UK pay growth slows but employment grows
Growth in British wages slowed in March, official data showed on Tuesday, but employment expanded at the best quarterly rate for more than two years and the squeeze on real incomes eased as pay growth matched inflation.
Average pay rose 2.6% in March compared to a year before, the Office of National Statistics revealed, which was in line with economists' forecasts.
Excluding bonuses, average earning rose 2.9%, the fastest pace since August 2015, and meant both measures exceeded the consumer price index, which in March was up 2.5% year-on-year. Regular pay in the private sector, which has been a key measure cited by the Bank of England, rose by 3%.
The UK ILO unemployment rate remained at 4.2%, with 1.42m unemployed people seeking and available to work in the three months to March, down 46,000 from the fourth quarter of last year and 116,000 fewer than for a year earlier.
Employment increased by 197,000 to 32.34m in the three months to March, the biggest quarterly rise since the end of 2015 and with 133,000 of these being full-time positions. This lifted the employment rate 0.4 percentage points compared to the three months to December, and by 0.8 percentage points when compared with the same period a year ago.
In more timely data from the ONS, however, April's claimant count jumped unexpectedly to 31,200.

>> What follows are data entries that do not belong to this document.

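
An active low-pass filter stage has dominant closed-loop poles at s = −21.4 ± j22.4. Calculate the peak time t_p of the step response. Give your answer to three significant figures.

t_p = π/ω_d with ω_d = 22.4 (the imaginary part), so t_p = 0.140 s.

t_p ≈ 0.140 s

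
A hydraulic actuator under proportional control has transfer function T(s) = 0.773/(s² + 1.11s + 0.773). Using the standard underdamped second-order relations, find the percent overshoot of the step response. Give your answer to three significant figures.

%OS ≈ 7.75%

Matching coefficients with s² + 2ζω_n s + ω_n² gives ω_n² = 0.773 ⇒ ω_n = 0.879 rad/s, and ζ = 1.11/(2ω_n) = 0.631.
Overshoot: exp(−π·0.631/√(1−0.631²)) = 0.0775, i.e. 7.75%.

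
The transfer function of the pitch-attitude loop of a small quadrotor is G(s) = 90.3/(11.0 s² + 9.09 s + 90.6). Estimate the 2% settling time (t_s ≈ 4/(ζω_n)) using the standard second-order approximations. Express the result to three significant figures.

Dividing through by 11.0: denominator becomes s² + 0.8264 s + 8.236.
So ω_n = √8.236 = 2.87 rad/s and ζ = 0.8264/(2·2.87) = 0.144.
t_s ≈ 4/(ζω_n) = 9.68 s.

t_s ≈ 9.68 s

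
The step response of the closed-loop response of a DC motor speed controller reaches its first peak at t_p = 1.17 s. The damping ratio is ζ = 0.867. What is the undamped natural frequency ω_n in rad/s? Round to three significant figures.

Peak time t_p = π/ω_d, so ω_d = π/t_p = π/1.17 = 2.69 rad/s.
ω_n = ω_d/√(1−ζ²) = 2.69/√0.248 = 5.39 rad/s.

ω_n ≈ 5.39 rad/s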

“Growth in total pay remains in line with inflation, meaning real earnings are flat on the year,” said ONS statistician Matt Hughes. He added that the growth in employment was still being driven by UK nationals, with a slight drop over the past year in the number of foreign workers.
The consumer price index in March was up 2.5% year-on-year, ONS revealed last month, with core CPI of 2.3% if food and fuel is excluded.
Alongside the employment report, the ONS also revealed UK productivity relapsed in the first quarter of 2018 after a pick-up in the second half of 2017, with output per hour dropping 0.5% quarter-on-quarter after gains of 0.7% and 1.0% in preceding quarters.
IMPLICATIONS FOR BANK OF ENGLAND
Nikesh Sawjani, economist at Lloyds Bank, said: “The strong rise in employment in the three months to March clearly suggests that the UK economy proved more resilient in the first quarter than the preliminary estimate of GDP implied. Against a backdrop of rising domestic cost pressures driven by higher pay growth and weak productivity, this argues for a less-accommodative monetary policy stance from the Bank of England.”
David Owen at Jefferies agreed, saying the strong increase in employment, solid earnings and 0.6% growth in total hours worked was "consistent" with the BoE view that the weak first-quarter print of 0.1% growth will be revised up to potentially 0.3%.
He noted that bonus payments were "particularly poor" and on a monthly basis there was no evidence of wages jumping higher, "but this still all can be seen as fitting the narrative of the BoE raising rates on Aug 2nd", which he said was especially likely if Q1 GDP was revised up at its second print on 25 May and final reading on 29 June.
After the weak GDP numbers for the first quarter, Ben Brettell at Hargreaves Lansdown said slowing earnings would only "add further weight to the argument that higher rates really aren’t warranted just now".
He added that the claimant count rise "might indicate some softening in the labour market, though it’s really too early to say".
But Capital Economics' Ruth Gregory said the figures provide "optimism that sustained rises in real pay are in prospect and will place more pressure on the MPC to hike interest rates soon", pointing to the "whopping" increase in employment an surveys suggesting solid growth should be sustained in the coming months.
While the headline three-month average measure of weekly earnings slowed from 2.8% to 2.6%, she said this largely reflected volatility in bonus payments as the headline rate excluding bonuses – "which the MPC pays most attention to" – edged up from 2.8% to 2.9%, above the MPC’s forecast of 2.75% for 2018 as a whole.
Howard Archer, chief economic adviser to the EY Item Club, said the figures suggest that the economy may not be as weak as some of the recent data had suggested and so may fuel hopes that the economy can bounce back.
"The extended squeeze on consumers has eased with regular earnings growth finally back above inflation, although they are still under significant pressure. Specifically, regular real earnings growth was up 0.4% year-on-year (y/y) in the three months to March, which was the strongest rise since the three months to January 2017," he said.
On balance, Archer felt the combination of robust employment growth, falling unemployment and stronger underlying earnings growth, as well as the relapse in productivity, "looks supportive to a Bank of England interest rate hike in August. However, much is likely to depend on whether the UK economy sees clear signs of improvement over coming months."